Back in that major chord dissertation, I shoehorned a comic ending (a bit clumsily, but I was under pressure to ship) to illustrate that the irresponsible gladness of major chords could not always be trusted. This won’t happen in this discussion because minor chords almost always mean what they say. They represent established truths, some that are unpleasant, and others that simply temper a bull market. While you could manipulate a major chord (and vice versa) into meaning something devious and subversive, minor chords aren’t so psychologically malleable. Parody and Randy Newman notwithstanding, you don’t hear too many ironic songs in minor keys.

As off-brand as it feels to inject empiricism into this internet bag of feel-juice, I’m gonna have to bring up a research study to drive this stampede home. Of course it’s German.

Husband-and-wife team Daniela and Bernd Willimek developed something called die Strebetendenz-Theorie, or “The Theory of Musical Equilibration.” The study cites Swiss music theorist Gustav Güldenstein as describing the major chords as “corresponding to a feeling of a sober-minded contentment with the present moment.” Meaning everything’s fine, stop worrying, don’t rock the boat, coronavirus will go away like a miracle, end of  press conference. But the study’s description of the message a minor chord offers truly surprised me—it wasn’t strictly “everything’s horrible,” but something else:

“In a major tonic, we identified with a desire for the chord not to change, but in the minor key, that sense of will now appears clouded, suppressed. The feeling of contentment is clouded by a feeling of discontentment. The experience of listening to a minor chord can be compared to the message conveyed when someone says, ‘No more.’ If someone were to say these words slowly and quietly, they would create the impression of being sad, whereas if they were to scream it quickly and loudly, they would come across as furious.”

This statement surprised me for a couple of reasons.

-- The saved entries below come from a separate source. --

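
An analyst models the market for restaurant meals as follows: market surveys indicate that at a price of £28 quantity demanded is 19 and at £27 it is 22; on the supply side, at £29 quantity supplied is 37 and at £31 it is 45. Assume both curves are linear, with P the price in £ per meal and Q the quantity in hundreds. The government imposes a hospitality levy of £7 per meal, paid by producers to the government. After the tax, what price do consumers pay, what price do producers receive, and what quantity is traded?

Consumers pay £30; producers receive £23; quantity = 13.

Demand slope: (22 − 19)/(27 − 28) = -3, so Qd = 103 − 3P.
Supply slope: (45 − 37)/(31 − 29) = 4, so Qs = 4P − 79.
Before the tax: set 103 − 3P = 4P − 79 → P* = £26, Q* = 25.
With the tax collected from producers, supply shifts: Qs = 4(P − 7) − 79.
Solving gives Q = 13 with consumers paying £30 and producers receiving £23 (the £7 wedge).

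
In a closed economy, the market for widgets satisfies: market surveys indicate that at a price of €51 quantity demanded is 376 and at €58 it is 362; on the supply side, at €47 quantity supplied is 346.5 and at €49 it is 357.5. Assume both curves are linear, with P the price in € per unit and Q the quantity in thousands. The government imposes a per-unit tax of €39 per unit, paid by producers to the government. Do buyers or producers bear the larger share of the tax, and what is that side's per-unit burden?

Demand slope: (362 − 376)/(58 − 51) = -2, so Qd = 478 − 2P.
Supply slope: (357.5 − 346.5)/(49 − 47) = 5.5, so Qs = 5.5P + 88.
Without the tax, 478 − 2P = 5.5P + 88 gives 7.5P = 390, so P* = €52 and Q* = 374.
With the tax collected from producers, supply shifts: Qs = 5.5(P − 39) + 88.
Solving gives Q = 316.8 with buyers paying €80.6 and producers receiving €41.6 (the €39 wedge).
Per-unit burden: buyers €28.6, producers €10.4.
Buyers take the larger share because demand is less price-elastic here (demand slope 2 vs supply slope 5.5).

Buyers bear the larger share: €28.6 per unit.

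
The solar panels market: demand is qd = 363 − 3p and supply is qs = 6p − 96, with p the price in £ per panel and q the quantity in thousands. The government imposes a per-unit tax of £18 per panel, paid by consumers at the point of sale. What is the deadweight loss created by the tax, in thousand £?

Deadweight loss = £324 thousand.

Without the tax, 363 − 3p = 6p − 96 gives 9p = 459, so p* = £51 and q* = 210.
With the tax collected from consumers, demand (in seller-price terms) shifts: qd = 363 − 3(p + 18).
New equilibrium: consumers pay £63, producers receive £45, q = 174. (Wedge: pb − ps = 18.)
Quantity falls by |ΔQ| = |210 − 174| = 36.
DWL = ½ · t · |ΔQ| = ½ · 18 · 36 = £324.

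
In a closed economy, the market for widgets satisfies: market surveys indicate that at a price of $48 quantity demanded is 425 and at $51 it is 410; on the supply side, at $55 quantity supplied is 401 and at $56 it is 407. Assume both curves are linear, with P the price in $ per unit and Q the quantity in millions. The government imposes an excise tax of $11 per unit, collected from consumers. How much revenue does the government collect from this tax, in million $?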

Number One, it more or less says I was right in those first few paragraphs. I’m not used to my anodyne musings being confirmed by German scientists. I’m pretty giddy about that. Someone tell The Atlantic I’m available.

Secondly, the “no more” message of the minor chord, vis-à-vis the “life’s great” connotation of the major, struck me as unusually poignant: It’s a protest. It’s a desire for an adverse condition to stop happening. When played slowly, it’s a lamentation that borders on self-immolation—“stop this pain.” When played quickly, it’s an enraged outburst—“stop this pain, or I’ll set this Park Place dumpster on fire.” But it all relates to the disruption of the satisfied stasis of the major chord which, I’ll remind you, I told you not to trust in the first place.

So in the interplay of music, minor chords are comedowns. When they’re the theme of a piece, life is a bitch. When they serve as transitions between major chords, they interpolate anxiety based on reason. When they’re used in Gilbert & Sullivan pieces, a naval officer is having a drunken nightmare.

The basic triad chords now covered, we’ll next discuss the smutty but profitable contrivances of seventh chords. I have lobster bibs on back order.